Re: Tuesday's news: cost-cutting measures

Subject: Re: Tuesday's news: cost-cutting measures
From: eric -dot- dunn -at- ca -dot- transport -dot- bombardier -dot- com
To: "TECHWR-L" <techwr-l -at- lists -dot- raycomm -dot- com>
Date: Tue, 3 Sep 2002 14:16:53 -0400

<<Consider this example: You hire two teenagers in your neighborhood to do some
yard work around your house. The first guy is very good and gets the job done,
but swears and calls you names the entire time he is working. The second kid is
okay, but gracious and friendly. Although the first guy may be a genuinely more
competent worker, his piss-poor attitude eventually shines through in his work
and his dealings with you.

Guess which kid gets fired first when money is tight?>>

I agree completely with the analogy you give. But that isn't the situation under
discussion is it? To discuss the case Jane is faced with:

If money was tight and the homeowner approached each kid separately and asked
for cost cutting measurements my response would be as follows: "What's the other
kid offering?". If I was the second kid, perhaps I would be astute enough to
suggest firing the first kid and that I would pick up my pace a little. Or, for
an increase equal to half of what the other kid was making do the work of two.
But, if the homeowner just bought a brand new SUV and sent their kids off to
some expensive camp/vacation and then came to me and said things were tight, how
can you cut costs. I think I'd tell them to stuff it as cutting my minimum wage
job certainly isn't where the belt needs tightened.
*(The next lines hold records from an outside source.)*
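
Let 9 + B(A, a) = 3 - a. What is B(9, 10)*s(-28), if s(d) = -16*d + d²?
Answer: -19712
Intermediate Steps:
B(A, a) = -6 - a (B(A, a) = -9 + (3 - a) = -6 - a)
s(d) = d² - 16*d
B(9, 10)*s(-28) = (-6 - 1*10)*(-28*(-16 - 28)) = (-6 - 10)*(-28*(-44)) = -16*1232 = -19712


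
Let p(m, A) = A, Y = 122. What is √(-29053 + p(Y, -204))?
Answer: I*√29257 ≈ 171.05*I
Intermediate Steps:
√(-29053 + p(Y, -204)) = √(-29053 - 204) = √(-29257) = I*√29257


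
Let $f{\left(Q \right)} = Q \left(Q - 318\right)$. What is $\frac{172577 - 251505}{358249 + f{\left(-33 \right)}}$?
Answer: $- \frac{9866}{46229} \approx -0.21342$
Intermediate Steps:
$f{\left(Q \right)} = Q \left(-318 + Q\right)$
$\frac{172577 - 251505}{358249 + f{\left(-33 \right)}} = \frac{172577 - 251505}{358249 - 33 \left(-318 - 33\right)} = - \frac{78928}{358249 - -11583} = - \frac{78928}{358249 + 11583} = - \frac{78928}{369832} = \left(-78928\right) \frac{1}{369832} = - \frac{9866}{46229}$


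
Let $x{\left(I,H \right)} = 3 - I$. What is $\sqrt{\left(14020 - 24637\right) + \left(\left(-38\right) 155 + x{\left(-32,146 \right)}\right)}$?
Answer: $2 i \sqrt{4118} \approx 128.34 i$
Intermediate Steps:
$\sqrt{\left(14020 - 24637\right) + \left(\left(-38\right) 155 + x{\left(-32,146 \right)}\right)} = \sqrt{\left(14020 - 24637\right) + \left(\left(-38\right) 155 + \left(3 - -32\right)\right)} = \sqrt{-10617 + \left(-5890 + \left(3 + 32\right)\right)} = \sqrt{-10617 + \left(-5890 + 35\right)} = \sqrt{-10617 - 5855} = \sqrt{-16472} = 2 i \sqrt{4118}$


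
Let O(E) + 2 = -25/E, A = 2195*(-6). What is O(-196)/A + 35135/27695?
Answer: 18140968453/14297931480 ≈ 1.2688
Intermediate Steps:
A = -13170
O(E) = -2 - 25/E
O(-196)/A + 35135/27695 = (-2 - 25/(-196))/(-13170) + 35135/27695 = (-2 - 25*(-1/196))*(-1/13170) + 35135*(1/27695) = (-2 + 25/196)*(-1/13170) + 7027/5539 = -367/196*(-1/13170) + 7027/5539 = 367/2581320 + 7027/5539 = 18140968453/14297931480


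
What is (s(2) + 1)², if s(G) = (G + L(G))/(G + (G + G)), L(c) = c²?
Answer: 4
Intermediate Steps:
s(G) = (G + G²)/(3*G) (s(G) = (G + G²)/(G + (G + G)) = (G + G²)/(G + 2*G) = (G + G²)/((3*G)) = (G + G²)*(1/(3*G)) = (G + G²)/(3*G))
(s(2) + 1)² = ((⅓ + (⅓)*2) + 1)² = ((⅓ + ⅔) + 1)² = (1 + 1)² = 2² = 4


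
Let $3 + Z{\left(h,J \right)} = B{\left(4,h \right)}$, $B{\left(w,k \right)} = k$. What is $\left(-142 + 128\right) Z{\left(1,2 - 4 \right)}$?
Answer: $28$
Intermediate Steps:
$Z{\left(h,J \right)} = -3 + h$
$\left(-142 + 128\right) Z{\left(1,2 - 4 \right)} = \left(-142 + 128\right) \left(-3 + 1\right) = \left(-14\right) \left(-2\right) = 28$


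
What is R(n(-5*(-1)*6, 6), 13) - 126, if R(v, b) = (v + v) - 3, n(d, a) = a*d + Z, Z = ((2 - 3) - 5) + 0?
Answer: 219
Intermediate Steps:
Z = -6 (Z = (-1 - 5) + 0 = -6 + 0 = -6)
n(d, a) = -6 + a*d (n(d, a) = a*d - 6 = -6 + a*d)
R(v, b) = -3 + 2*v (R(v, b) = 2*v - 3 = -3 + 2*v)
R(n(-5*(-1)*6, 6), 13) - 126 = (-3 + 2*(-6 + 6*(-5*(-1)*6))) - 126 = (-3 + 2*(-6 + 6*(5*6))) - 126 = (-3 + 2*(-6 + 6*30)) - 126 = (-3 + 2*(-6 + 180)) - 126 = (-3 + 2*174) - 126 = (-3 + 348) - 126 = 345 - 126 = 219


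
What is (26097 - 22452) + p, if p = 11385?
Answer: 15030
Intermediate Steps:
(26097 - 22452) + p = (26097 - 22452) + 11385 = 3645 + 11385 = 15030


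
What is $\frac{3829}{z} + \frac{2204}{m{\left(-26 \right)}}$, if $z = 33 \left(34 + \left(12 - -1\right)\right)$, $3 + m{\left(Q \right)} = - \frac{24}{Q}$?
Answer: $- \frac{14778623}{13959} \approx -1058.7$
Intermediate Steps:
$m{\left(Q \right)} = -3 - \frac{24}{Q}$
$z = 1551$ ($z = 33 \left(34 + \left(12 + 1\right)\right) = 33 \left(34 + 13\right) = 33 \cdot 47 = 1551$)
$\frac{3829}{z} + \frac{2204}{m{\left(-26 \right)}} = \frac{3829}{1551} + \frac{2204}{-3 - \frac{24}{-26}} = 3829 \cdot \frac{1}{1551} + \frac{2204}{-3 - - \frac{12}{13}} = \frac{3829}{1551} + \frac{2204}{-3 + \frac{12}{13}} = \frac{3829}{1551} + \frac{2204}{- \frac{27}{13}} = \frac{3829}{1551} + 2204 \left(- \frac{13}{27}\right) = \frac{3829}{1551} - \frac{28652}{27} = - \frac{14778623}{13959}$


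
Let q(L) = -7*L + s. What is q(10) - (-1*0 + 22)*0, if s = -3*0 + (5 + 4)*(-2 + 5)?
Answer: -43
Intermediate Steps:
s = 27 (s = 0 + 9*3 = 0 + 27 = 27)
q(L) = 27 - 7*L (q(L) = -7*L + 27 = 27 - 7*L)
q(10) - (-1*0 + 22)*0 = (27 - 7*10) - (-1*0 + 22)*0 = (27 - 70) - (0 + 22)*0 = -43 - 22*0 = -43 - 1*0 = -43 + 0 = -43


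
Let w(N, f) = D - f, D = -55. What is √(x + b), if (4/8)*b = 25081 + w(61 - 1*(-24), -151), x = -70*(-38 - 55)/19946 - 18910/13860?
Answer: √1068957927248338358/4607526 ≈ 224.39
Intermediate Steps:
w(N, f) = -55 - f
x = -14347513/13822578 (x = -70*(-93)*(1/19946) - 18910*1/13860 = 6510*(1/19946) - 1891/1386 = 3255/9973 - 1891/1386 = -14347513/13822578 ≈ -1.0380)
b = 50354 (b = 2*(25081 + (-55 - 1*(-151))) = 2*(25081 + (-55 + 151)) = 2*(25081 + 96) = 2*25177 = 50354)
√(x + b) = √(-14347513/13822578 + 50354) = √(696007745099/13822578) = √1068957927248338358/4607526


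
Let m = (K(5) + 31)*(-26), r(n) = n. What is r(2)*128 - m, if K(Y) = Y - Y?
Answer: 1062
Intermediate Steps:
K(Y) = 0
m = -806 (m = (0 + 31)*(-26) = 31*(-26) = -806)
r(2)*128 - m = 2*128 - 1*(-806) = 256 + 806 = 1062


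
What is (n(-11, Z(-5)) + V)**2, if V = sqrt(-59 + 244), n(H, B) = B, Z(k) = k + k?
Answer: (10 - sqrt(185))**2 ≈ 12.971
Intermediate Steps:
Z(k) = 2*k
V = sqrt(185) ≈ 13.601
(n(-11, Z(-5)) + V)**2 = (2*(-5) + sqrt(185))**2 = (-10 + sqrt(185))**2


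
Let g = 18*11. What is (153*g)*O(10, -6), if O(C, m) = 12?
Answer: 363528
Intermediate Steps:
g = 198
(153*g)*O(10, -6) = (153*198)*12 = 30294*12 = 363528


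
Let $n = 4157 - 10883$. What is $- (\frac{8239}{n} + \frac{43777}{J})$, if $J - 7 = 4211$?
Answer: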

On the other hand, if the homeowner was obviously suffering financially and came
to me and asked for cost cutting measures, I'd probably easily accept a wage cut
and a change in working conditions provided that the homeowner was a decent
boss/client to begin with. (And I have done this in exactly this scenario
before. Made my spare change cutting lawns and tending gardens for various
people throughout high school and less so in college.)

I would bet that in any scenario the bad mouthed kid would react negatively and
be axed.

If asked to cut costs in the corporate world, I think the first question to be
asked is "What's the company strategy?".